The University of Louisiana at Lafayette’s University Program Council hosted their 46th annual Lagniappe Day this past Friday, April 5.

Students who attended were able to eat unlimited crawfish for $7.82 or a meal swipe, participate in canoe races and witness the time-honored tradition of the lake jump.

Lagniappe Day kicked off at 11 a.m. with the crawfish boil, but some students were already in line to get crawfish before the event started.

At noon, UPC Lagniappe Day Coordinator and freshman nursing major at UL Lafayette Kierstin Rachal performed the daring jump into UL Lafayette’s alligator-inhabited Cypress Lake.

“I was just glad I came out with my legs,” Rachal said.

Some students said they were surprised by the lake jump and felt that it might be dangerous.

“I would never,” Colin Kelly a freshman sports management major at UL Lafayette said. “What happens when something goes wrong and it’s a university-sanctioned event?”

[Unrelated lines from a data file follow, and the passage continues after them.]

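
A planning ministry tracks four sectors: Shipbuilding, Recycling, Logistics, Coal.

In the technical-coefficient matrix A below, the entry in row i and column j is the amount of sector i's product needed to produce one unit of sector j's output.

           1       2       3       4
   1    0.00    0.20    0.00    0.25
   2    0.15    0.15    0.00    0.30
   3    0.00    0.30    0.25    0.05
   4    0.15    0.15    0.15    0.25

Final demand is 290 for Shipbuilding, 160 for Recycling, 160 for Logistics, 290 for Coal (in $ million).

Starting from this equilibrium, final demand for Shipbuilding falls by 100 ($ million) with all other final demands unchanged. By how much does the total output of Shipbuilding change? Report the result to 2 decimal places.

Δx_1 = -114.33

I − A =
  [   1.00    -0.20     0.00    -0.25]
  [  -0.15     0.85     0.00    -0.30]
  [   0.00    -0.30     0.75    -0.05]
  [  -0.15    -0.15    -0.15     0.75]
Compute the cofactors C_ij = (−1)^(i+j)·(3×3 minor ij) of I−A; the adjugate is their transpose:
adj(I−A) = Cᵀ =
  [ 0.424500   0.150375   0.040875   0.204375]
  [ 0.117000   0.526875   0.050625   0.253125]
  [ 0.054750   0.222750   0.523500   0.142250]
  [ 0.119250   0.180000   0.123000   0.615000]
det(I−A) = Σ_j (I−A)_1j·C_1j = (1.00)(0.424500) + (-0.20)(0.117000) + (0.00)(0.054750) + (-0.25)(0.119250) = 0.3712875
(I − A)⁻¹ = adj(I−A) / det(I−A) ≈
  [   1.1433     0.4050     0.1101     0.5504]
  [   0.3151     1.4190     0.1363     0.6817]
  [   0.1475     0.5999     1.4100     0.3831]
  [   0.3212     0.4848     0.3313     1.6564]
Δx = (I − A)⁻¹ Δd with Δd having -100 in the Shipbuilding component and 0 elsewhere.
So Δx_1 = L_11 · (-100), where L_11 = adj(I−A)_11 / det(I−A) = 0.424500 / 0.3712875.
Δx_1 = 0.424500 × (-100) / 0.3712875 = -42.45 / 0.3712875 ≈ -114.33.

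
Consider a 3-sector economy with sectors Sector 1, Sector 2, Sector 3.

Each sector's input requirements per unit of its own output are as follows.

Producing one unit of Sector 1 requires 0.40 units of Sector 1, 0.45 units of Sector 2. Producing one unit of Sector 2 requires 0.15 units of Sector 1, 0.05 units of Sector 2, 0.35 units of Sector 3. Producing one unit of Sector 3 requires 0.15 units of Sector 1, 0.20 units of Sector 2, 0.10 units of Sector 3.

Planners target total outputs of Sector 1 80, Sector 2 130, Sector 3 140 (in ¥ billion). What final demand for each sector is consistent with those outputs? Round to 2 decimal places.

I − A =
  [   0.60    -0.15    -0.15]
  [  -0.45     0.95    -0.20]
  [   0.00    -0.35     0.90]
d = (I − A) x:
  d_1 = (+0.60)·80 + (-0.15)·130 + (-0.15)·140 = 7.50
  d_2 = (-0.45)·80 + (+0.95)·130 + (-0.20)·140 = 59.50
  d_3 = (+0.00)·80 + (-0.35)·130 + (+0.90)·140 = 80.50

d_1 = 7.50, d_2 = 59.50, d_3 = 80.50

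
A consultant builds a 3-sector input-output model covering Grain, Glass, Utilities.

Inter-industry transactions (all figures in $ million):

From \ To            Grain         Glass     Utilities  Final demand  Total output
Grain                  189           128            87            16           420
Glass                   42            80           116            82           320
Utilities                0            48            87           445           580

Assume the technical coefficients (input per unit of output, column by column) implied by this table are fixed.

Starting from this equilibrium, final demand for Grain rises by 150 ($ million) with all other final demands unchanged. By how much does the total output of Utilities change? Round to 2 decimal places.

Δx_3 = 7.55

Technical coefficients a_ij = z_ij / X_j:
  a_11 = 189/420 = 0.45, a_21 = 42/420 = 0.10, a_31 = 0/420 = 0.00
  a_12 = 128/320 = 0.40, a_22 = 80/320 = 0.25, a_32 = 48/320 = 0.15
  a_13 = 87/580 = 0.15, a_23 = 116/580 = 0.20, a_33 = 87/580 = 0.15
I − A =
  [   0.55    -0.40    -0.15]
  [  -0.10     0.75    -0.20]
  [   0.00    -0.15     0.85]
Cofactors of I−A, C_ij = (−1)^(i+j)·(minor ij) (rows/columns in the sector order above):
  C_11 = (0.75)(0.85) − (-0.20)(-0.15) = 0.6075
  C_12 = −[(-0.10)(0.85) − (-0.20)(0.00)] = 0.0850
  C_13 = (-0.10)(-0.15) − (0.75)(0.00) = 0.0150
  C_21 = −[(-0.40)(0.85) − (-0.15)(-0.15)] = 0.3625
  C_22 = (0.55)(0.85) − (-0.15)(0.00) = 0.4675
  C_23 = −[(0.55)(-0.15) − (-0.40)(0.00)] = 0.0825
  C_31 = (-0.40)(-0.20) − (-0.15)(0.75) = 0.1925
  C_32 = −[(0.55)(-0.20) − (-0.15)(-0.10)] = 0.1250
  C_33 = (0.55)(0.75) − (-0.40)(-0.10) = 0.3725
det(I−A) = Σ_j (I−A)_1j·C_1j = (0.55)(0.6075) + (-0.40)(0.0850) + (-0.15)(0.0150) = 0.297875
adj(I−A) = Cᵀ =
  [ 0.6075   0.3625   0.1925]
  [ 0.0850   0.4675   0.1250]
  [ 0.0150   0.0825   0.3725]
(I − A)⁻¹ = adj(I−A) / det(I−A) ≈
  [   2.0394     1.2170     0.6462]
  [   0.2854     1.5695     0.4196]
  [   0.0504     0.2770     1.2505]
Δx = (I − A)⁻¹ Δd with Δd having +150 in the Grain component and 0 elsewhere.
So Δx_3 = L_31 · (+150), where L_31 = adj(I−A)_31 / det(I−A) = 0.0150 / 0.297875.
Δx_3 = 0.0150 × (+150) / 0.297875 = 2.25 / 0.297875 ≈ 7.55.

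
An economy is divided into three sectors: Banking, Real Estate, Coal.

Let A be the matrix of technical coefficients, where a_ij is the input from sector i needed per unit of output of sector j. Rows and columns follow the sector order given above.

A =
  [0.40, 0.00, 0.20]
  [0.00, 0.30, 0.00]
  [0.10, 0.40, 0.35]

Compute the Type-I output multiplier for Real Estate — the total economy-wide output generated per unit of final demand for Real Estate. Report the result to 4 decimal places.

I − A =
  [   0.60     0.00    -0.20]
  [   0.00     0.70     0.00]
  [  -0.10    -0.40     0.65]
Cofactors of I−A, C_ij = (−1)^(i+j)·(minor ij) (rows/columns in the sector order above):
  C_11 = (0.70)(0.65) − (0.00)(-0.40) = 0.4550
  C_12 = −[(0.00)(0.65) − (0.00)(-0.10)] = 0.0000
  C_13 = (0.00)(-0.40) − (0.70)(-0.10) = 0.0700
  C_21 = −[(0.00)(0.65) − (-0.20)(-0.40)] = 0.0800
  C_22 = (0.60)(0.65) − (-0.20)(-0.10) = 0.3700
  C_23 = −[(0.60)(-0.40) − (0.00)(-0.10)] = 0.2400
  C_31 = (0.00)(0.00) − (-0.20)(0.70) = 0.1400
  C_32 = −[(0.60)(0.00) − (-0.20)(0.00)] = 0.0000
  C_33 = (0.60)(0.70) − (0.00)(0.00) = 0.4200
det(I−A) = Σ_j (I−A)_1j·C_1j = (0.60)(0.4550) + (0.00)(0.0000) + (-0.20)(0.0700) = 0.2590
adj(I−A) = Cᵀ =
  [ 0.4550   0.0800   0.1400]
  [ 0.0000   0.3700   0.0000]
  [ 0.0700   0.2400   0.4200]
(I − A)⁻¹ = adj(I−A) / det(I−A) ≈
  [   1.75676     0.30888     0.54054]
  [   0.00000     1.42857     0.00000]
  [   0.27027     0.92664     1.62162]
The output multiplier for sector j is the column-j sum of the Leontief inverse (I − A)⁻¹ = adj(I−A) / det(I−A).
Column R of adj(I−A): (0.0800, 0.3700, 0.2400); det(I−A) = 0.2590.
m_R = (0.0800 + 0.3700 + 0.2400) / 0.2590 = 0.69 / 0.2590 ≈ 2.6641.

m_R = 2.6641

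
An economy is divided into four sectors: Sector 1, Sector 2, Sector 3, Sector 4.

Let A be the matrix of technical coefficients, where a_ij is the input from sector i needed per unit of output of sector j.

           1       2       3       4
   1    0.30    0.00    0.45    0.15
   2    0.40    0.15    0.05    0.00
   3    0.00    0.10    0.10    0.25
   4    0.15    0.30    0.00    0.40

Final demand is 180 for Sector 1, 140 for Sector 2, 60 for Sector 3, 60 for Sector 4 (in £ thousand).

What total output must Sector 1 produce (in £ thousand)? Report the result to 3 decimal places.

I − A =
  [   0.70     0.00    -0.45    -0.15]
  [  -0.40     0.85    -0.05     0.00]
  [   0.00    -0.10     0.90    -0.25]
  [  -0.15    -0.30     0.00     0.60]
Compute the cofactors C_ij = (−1)^(i+j)·(3×3 minor ij) of I−A; the adjugate is their transpose:
adj(I−A) = Cᵀ =
  [ 0.452250   0.101250   0.231750   0.209625]
  [ 0.217875   0.340875   0.127875   0.107750]
  [ 0.085875   0.092250   0.319875   0.154750]
  [ 0.222000   0.195750   0.121875   0.514000]
det(I−A) = Σ_j (I−A)_1j·C_1j = (0.70)(0.452250) + (0.00)(0.217875) + (-0.45)(0.085875) + (-0.15)(0.222000) = 0.24463125
(I − A)⁻¹ = adj(I−A) / det(I−A) ≈
  [   1.8487     0.4139     0.9473     0.8569]
  [   0.8906     1.3934     0.5227     0.4405]
  [   0.3510     0.3771     1.3076     0.6326]
  [   0.9075     0.8002     0.4982     2.1011]
x = (I − A)⁻¹ d = adj(I−A)·d / det(I−A), with det(I−A) = 0.24463125:
  x_1 = (0.452250·180 + 0.101250·140 + 0.231750·60 + 0.209625·60) / 0.24463125 = 122.0625 / 0.24463125 ≈ 498.965
  x_2 = (0.217875·180 + 0.340875·140 + 0.127875·60 + 0.107750·60) / 0.24463125 = 101.0775 / 0.24463125 ≈ 413.183
  x_3 = (0.085875·180 + 0.092250·140 + 0.319875·60 + 0.154750·60) / 0.24463125 = 56.85 / 0.24463125 ≈ 232.391
  x_4 = (0.222000·180 + 0.195750·140 + 0.121875·60 + 0.514000·60) / 0.24463125 = 105.5175 / 0.24463125 ≈ 431.333

x_1 = 498.965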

Samantha Arbella, a junior psychology major at UL Lafayette, said Rachal was brave to jump with the alligators.

“Someone has got some guts to dive in with those alligators,” Arbella said.

Despite this, Rachal said she never felt like it was a strong possibility that the lake jump would go wrong.

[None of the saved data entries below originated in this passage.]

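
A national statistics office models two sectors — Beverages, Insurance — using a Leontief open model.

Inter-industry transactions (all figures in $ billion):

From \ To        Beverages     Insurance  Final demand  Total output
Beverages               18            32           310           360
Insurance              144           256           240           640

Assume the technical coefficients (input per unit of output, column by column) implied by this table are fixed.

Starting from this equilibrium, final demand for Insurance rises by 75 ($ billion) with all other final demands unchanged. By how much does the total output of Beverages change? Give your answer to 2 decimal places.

Δx_B = 6.82

Technical coefficients a_ij = z_ij / X_j:
  a_BB = 18/360 = 0.05, a_IB = 144/360 = 0.40
  a_BI = 32/640 = 0.05, a_II = 256/640 = 0.40
I − A =
  [   0.95    -0.05]
  [  -0.40     0.60]
det(I−A) = (0.95)(0.60) − (-0.05)(-0.40) = 0.5500
adj(I−A) = [[0.60, 0.05], [0.40, 0.95]]
(I − A)⁻¹ = adj(I−A) / det(I−A) ≈
  [   1.0909     0.0909]
  [   0.7273     1.7273]
Δx = (I − A)⁻¹ Δd with Δd having +75 in the Insurance component and 0 elsewhere.
So Δx_B = L_BI · (+75), where L_BI = adj(I−A)_BI / det(I−A) = 0.05 / 0.5500.
Δx_B = 0.05 × (+75) / 0.5500 = 3.75 / 0.5500 ≈ 6.82.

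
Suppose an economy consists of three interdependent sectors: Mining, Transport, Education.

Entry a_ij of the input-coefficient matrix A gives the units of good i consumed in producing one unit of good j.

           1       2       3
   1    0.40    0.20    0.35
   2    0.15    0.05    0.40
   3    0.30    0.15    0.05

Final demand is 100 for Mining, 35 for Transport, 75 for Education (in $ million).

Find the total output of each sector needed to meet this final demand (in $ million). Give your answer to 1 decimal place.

I − A =
  [   0.60    -0.20    -0.35]
  [  -0.15     0.95    -0.40]
  [  -0.30    -0.15     0.95]
Cofactors of I−A, C_ij = (−1)^(i+j)·(minor ij) (rows/columns in the sector order above):
  C_11 = (0.95)(0.95) − (-0.40)(-0.15) = 0.8425
  C_12 = −[(-0.15)(0.95) − (-0.40)(-0.30)] = 0.2625
  C_13 = (-0.15)(-0.15) − (0.95)(-0.30) = 0.3075
  C_21 = −[(-0.20)(0.95) − (-0.35)(-0.15)] = 0.2425
  C_22 = (0.60)(0.95) − (-0.35)(-0.30) = 0.4650
  C_23 = −[(0.60)(-0.15) − (-0.20)(-0.30)] = 0.1500
  C_31 = (-0.20)(-0.40) − (-0.35)(0.95) = 0.4125
  C_32 = −[(0.60)(-0.40) − (-0.35)(-0.15)] = 0.2925
  C_33 = (0.60)(0.95) − (-0.20)(-0.15) = 0.5400
det(I−A) = Σ_j (I−A)_1j·C_1j = (0.60)(0.8425) + (-0.20)(0.2625) + (-0.35)(0.3075) = 0.345375
adj(I−A) = Cᵀ =
  [ 0.8425   0.2425   0.4125]
  [ 0.2625   0.4650   0.2925]
  [ 0.3075   0.1500   0.5400]
(I − A)⁻¹ = adj(I−A) / det(I−A) ≈
  [   2.4394     0.7021     1.1944]
  [   0.7600     1.3464     0.8469]
  [   0.8903     0.4343     1.5635]
x = (I − A)⁻¹ d = adj(I−A)·d / det(I−A), with det(I−A) = 0.345375:
  x_1 = (0.8425·100 + 0.2425·35 + 0.4125·75) / 0.345375 = 123.675 / 0.345375 ≈ 358.1
  x_2 = (0.2625·100 + 0.4650·35 + 0.2925·75) / 0.345375 = 64.4625 / 0.345375 ≈ 186.6
  x_3 = (0.3075·100 + 0.1500·35 + 0.5400·75) / 0.345375 = 76.50 / 0.345375 ≈ 221.5

x_1 = 358.1, x_2 = 186.6, x_3 = 221.5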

“I was more worried about the speech I did in communications this morning than jumping in here, honestly,” she said.

At 12:45 p.m., students formed two-person teams for the canoe races. The team “Paddle Power” comprised of Andrew Milner and Buddy Paul “The Paddler” Martin, won the tournament.

Aalayah Richard, a freshman journalism major at UL Lafayette, said she found the canoe races entertaining to watch.

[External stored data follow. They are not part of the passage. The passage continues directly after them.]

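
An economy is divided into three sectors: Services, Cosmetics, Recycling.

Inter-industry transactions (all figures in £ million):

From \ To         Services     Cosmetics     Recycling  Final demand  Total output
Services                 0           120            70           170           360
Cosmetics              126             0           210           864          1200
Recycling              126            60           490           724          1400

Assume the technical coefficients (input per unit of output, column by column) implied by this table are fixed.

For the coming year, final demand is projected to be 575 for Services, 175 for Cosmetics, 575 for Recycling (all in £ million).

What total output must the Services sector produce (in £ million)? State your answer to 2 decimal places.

x_1 = 702.24

Technical coefficients a_ij = z_ij / X_j:
  a_11 = 0/360 = 0.00, a_21 = 126/360 = 0.35, a_31 = 126/360 = 0.35
  a_12 = 120/1200 = 0.10, a_22 = 0/1200 = 0.00, a_32 = 60/1200 = 0.05
  a_13 = 70/1400 = 0.05, a_23 = 210/1400 = 0.15, a_33 = 490/1400 = 0.35
I − A =
  [   1.00    -0.10    -0.05]
  [  -0.35     1.00    -0.15]
  [  -0.35    -0.05     0.65]
Cofactors of I−A, C_ij = (−1)^(i+j)·(minor ij) (rows/columns in the sector order above):
  C_11 = (1.00)(0.65) − (-0.15)(-0.05) = 0.6425
  C_12 = −[(-0.35)(0.65) − (-0.15)(-0.35)] = 0.2800
  C_13 = (-0.35)(-0.05) − (1.00)(-0.35) = 0.3675
  C_21 = −[(-0.10)(0.65) − (-0.05)(-0.05)] = 0.0675
  C_22 = (1.00)(0.65) − (-0.05)(-0.35) = 0.6325
  C_23 = −[(1.00)(-0.05) − (-0.10)(-0.35)] = 0.0850
  C_31 = (-0.10)(-0.15) − (-0.05)(1.00) = 0.0650
  C_32 = −[(1.00)(-0.15) − (-0.05)(-0.35)] = 0.1675
  C_33 = (1.00)(1.00) − (-0.10)(-0.35) = 0.9650
det(I−A) = Σ_j (I−A)_1j·C_1j = (1.00)(0.6425) + (-0.10)(0.2800) + (-0.05)(0.3675) = 0.596125
adj(I−A) = Cᵀ =
  [ 0.6425   0.0675   0.0650]
  [ 0.2800   0.6325   0.1675]
  [ 0.3675   0.0850   0.9650]
(I − A)⁻¹ = adj(I−A) / det(I−A) ≈
  [   1.0778     0.1132     0.1090]
  [   0.4697     1.0610     0.2810]
  [   0.6165     0.1426     1.6188]
x = (I − A)⁻¹ d = adj(I−A)·d / det(I−A), with det(I−A) = 0.596125:
  x_1 = (0.6425·575 + 0.0675·175 + 0.0650·575) / 0.596125 = 418.625 / 0.596125 ≈ 702.24
  x_2 = (0.2800·575 + 0.6325·175 + 0.1675·575) / 0.596125 = 368.00 / 0.596125 ≈ 617.32
  x_3 = (0.3675·575 + 0.0850·175 + 0.9650·575) / 0.596125 = 781.0625 / 0.596125 ≈ 1310.23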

“It’s pretty fun to watch because they all look like they know what they are doing, but they either crash right at the beginning or they make it all the way around and then flip because they’re too busy racing each other to care about anything else,” Richard said.    

Many students said they eagerly anticipate Lagniappe Day every year.

“I love it. I’ve come every year since I was a freshman,” Arbella said. “I’m a sucker for free crawfish.”

Rachal said she choose UL Lafayette just for Lagniappe Day.

“Literally I came to this school for this,” Rachal said. “Who else cooks 20,000 pounds of crawfish?”

Karli Sherman, UPC member, said the event was started by a UL Lafayette basketball coach in the 70s who felt that the spring needed a big event like homecoming. The event has grown since then to include the canoe races and the lake jump, which was started by a former student who did the lake jump every year. The tradition continues even today at UL Lafayette as Philip Beridon began it, according to Ragin’ Wire.

“When I was a student, I saw him do it. He would wear this big, white suit with coattails and buttons all over it, (it was) very eclectic and crazy. He would stand up on the brick wall by the swamp and give this pep talk and flop into the swamp. It was really cool,” Sherman said.

April Pruitt, UPC president, said Lagniappe Day is a treasured tradition for them.

“We take pride in the university, and we love our history that we have here because it’s so rich,” Pruitt said. “Having Lagniappe Day allows students to take a day off, eat some crawfish and canoe on the lake. What other university does that?”